Sayyid Utsmân termangu. Ka’bah yang ia lihat dengan mengikuti telunjuk Syaikh Nawawi remaja memang terlihat jelas. Sayyid Utsmân merasa takjub dan menyadari , remaja yang bertubuh kecil di hadapannya ini telah dikaruniai kemuliaan, yakni terbukanya nur basyariyyah. Dengan karamah itu, di manapun beliau berada, Ka’bah tetap terlihat. Dengan penuh hormat, Sayyid Utsmân langsung memeluk tubuh kecil beliau. Sampai saat ini, jika kita mengunjungi Masjid Pekojan akan terlihat kiblat digeser, tidak sesuai aslinya.
Komentar Penulis :
Syeikh Nawawi Al-Bantani merupakan ulama yang memiliki keilmuan beberapa disiplin ilmu, antara lain ilmu fiqih dengan karangan kitabnya : Kasyifatus Saja ala syarhil Safinatin Naja, Nihayatuz zain Fii Irsyadil Mubtadi’iin, Quwwatul Habibil Gharib, Sarah Sullamul Munajat. Bidang Tafsir Al-Qur’an dengan karangan kitabnya yang monumental : Tafsirul Munir “Muraah Labiid”. Dalam Bidang ilmu Kalam/Aqidah dengan karangan kitabnya : Nuruz Zhalam ala Syarhi Aqidatil Awam dan masih banyak lagi. Bukan hanya menguasi ilmu-ilmu agama saja, Syeikh Nawawi juga mengasai ilmu Geografi dan astronomi (ilmu Falak) dimana keterangan ini penulis dapatkan dari kitab Sullamul Munajat. Menurut Syeikh Nawawi untuk wilayah Banten terletak  pada letak geografis 6 derajat mengarah ke Selatan dan letak lintang Makkah mengarah ke utara dengan ukuran 21 derajat. Syeikh Nawawi mengatakan didalam tulisan kitabnya “Sulamul Munajat” bahwa arah kiblat penduduk pulau jawa sebesar 26 derajat dari titik barat ke utara. Dalam kitab tersebut terdapat gambar kompas sebagai penentuan arah kiblat.

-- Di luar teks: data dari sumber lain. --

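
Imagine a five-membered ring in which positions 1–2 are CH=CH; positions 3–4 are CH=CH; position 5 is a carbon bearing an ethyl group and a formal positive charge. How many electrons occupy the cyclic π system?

All ring atoms are sp² and supply a p orbital to the ring (every atom in a ring double bond is sp² and brings one electron to the p orbital; the carbocation has an empty p orbital); the conjugation is uninterrupted.
Adding the contributions, 2 × 2 = 4 from the double-bond units + 0 from the C(ethyl)(+) atom = 4.

4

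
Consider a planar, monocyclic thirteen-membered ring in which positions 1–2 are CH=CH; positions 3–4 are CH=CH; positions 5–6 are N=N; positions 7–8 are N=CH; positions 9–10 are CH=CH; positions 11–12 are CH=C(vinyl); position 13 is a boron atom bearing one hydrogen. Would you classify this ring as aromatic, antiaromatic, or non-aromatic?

Check conjugation: every atom in a ring double bond is sp² and brings one electron to the p orbital; each =N– nitrogen is pyridine-type (lone pair in the sp² plane, one electron in the p orbital); the boron has an empty p orbital — every position has a p orbital, so the cyclic π system is continuous.
π-electron count: 6 × 2 = 12 from the double-bond units + 0 from the BH atom = 12.
12 is a 4n count (n = 3), so the planar conjugated ring is antiaromatic.

Antiaromatic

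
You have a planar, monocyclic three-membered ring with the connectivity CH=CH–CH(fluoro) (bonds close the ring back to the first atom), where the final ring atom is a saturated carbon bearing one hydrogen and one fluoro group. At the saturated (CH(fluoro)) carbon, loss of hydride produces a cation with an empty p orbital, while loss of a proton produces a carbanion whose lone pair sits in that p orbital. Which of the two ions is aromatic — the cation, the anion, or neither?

The cation

Once that carbon is sp², every ring atom has a p orbital and both ions are fully conjugated.
Cation: 1 × 2 + 0 = 2 π electrons → 4(0)+2, aromatic.
Anion: 1 × 2 + 2 = 4 π electrons → 4(1), antiaromatic.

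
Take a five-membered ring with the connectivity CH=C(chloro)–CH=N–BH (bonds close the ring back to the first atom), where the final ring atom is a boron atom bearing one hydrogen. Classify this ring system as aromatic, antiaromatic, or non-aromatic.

The p orbitals form a continuous loop: every atom in a ring double bond is sp² and brings one electron to the p orbital; each =N– nitrogen is pyridine-type (lone pair in the sp² plane, one electron in the p orbital); the boron has an empty p orbital. The ring is fully conjugated.
Tallying contributions gives 2 × 2 = 4 from the double-bond units + 0 from the BH atom = 4.
4 = 4(1); a planar, fully conjugated 4n system is antiaromatic.

Antiaromatic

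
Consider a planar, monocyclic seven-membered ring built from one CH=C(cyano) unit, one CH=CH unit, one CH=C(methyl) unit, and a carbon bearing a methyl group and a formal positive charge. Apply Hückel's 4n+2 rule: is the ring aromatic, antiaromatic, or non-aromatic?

Aromatic

The p orbitals form a continuous loop: every atom in a ring double bond is sp² and brings one electron to the p orbital; the carbocation has an empty p orbital. The ring is fully conjugated.
Tallying contributions gives 3 × 2 = 6 from the double-bond units + 0 from the C(methyl)(+) atom = 6.
With 6 π electrons (n = 1), the Hückel 4n+2 condition holds.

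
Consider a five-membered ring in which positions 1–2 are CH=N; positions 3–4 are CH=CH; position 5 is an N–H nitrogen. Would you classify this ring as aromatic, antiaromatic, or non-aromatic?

Aromatic

Every ring atom contributes a p orbital perpendicular to the ring (every atom in a ring double bond is sp² and brings one electron to the p orbital; each sp² =N– keeps its lone pair in-plane and puts one electron into the π system; the pyrrole-type nitrogen donates its lone pair from the p orbital), so the π system is cyclic and fully conjugated.
Tallying contributions gives 2 × 2 = 4 from the double-bond units + 2 from the NH atom = 6.
That gives a 4n+2 count (6, n = 1).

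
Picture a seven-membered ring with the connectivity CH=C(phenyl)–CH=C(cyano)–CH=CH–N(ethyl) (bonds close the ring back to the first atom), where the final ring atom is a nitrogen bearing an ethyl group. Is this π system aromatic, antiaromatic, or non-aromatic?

Antiaromatic

All ring atoms are sp² and supply a p orbital to the ring (every atom in a ring double bond is sp² and brings one electron to the p orbital; the pyrrole-type nitrogen donates its lone pair from the p orbital); the conjugation is uninterrupted.
Counting π electrons: 3 × 2 = 6 from the double-bond units + 2 from the N(ethyl) atom = 8.
A 4n π count (8, n = 2) in a planar conjugated ring means antiaromatic.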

Maka dari itu dalam menentukan arah kiblat tentunya kita mengikuti para ulama yang sudah masyhur dan tidak diragukan lagi segi keilmuannya. Beberapa ulama yang membenarkan arah kiblat di wilayah Jakarta selain Syeikh Nawawi Banten adalah Syeikh Muhammad Arsyad Al-Banjari dari Kalimantan Selatan yang meluruskan arah kiblat Masjid Luar Batang. Dikisahkan, suatu hari Syeikh Arsyad shalat di Masjid Luar Batang. Dia melihat bahwa arah kiblatnya tidak tepat. Dia seketika itu memberitahu kepada orang banyak. “Benarkah arah masjid ini kurang tepat menghadap kiblat?” Tanya mereka. Syeikh Arsyad seketika menunjukkan tangannya kearah kiblat yang sebenarnya. Agar orang banyak tidak ragu atas koreksinya, Syeikh Arsyad mempersilahkan orang banyak mengintai dari celah-celah tangan jubahnya yang diarahkan menuju arah kiblat. Dari celah-celah tangan jubah Syeikh Arsyad itu, orang-orang melihat ka’bah dengan jelas. Sejak saat itu, arah kiblat Masjid Luar Batang Jakarta dibetulkan arah kiblatnya, sesuai dengan petunjuk Syeikh Muhammad Arsyad al-Banjari[1].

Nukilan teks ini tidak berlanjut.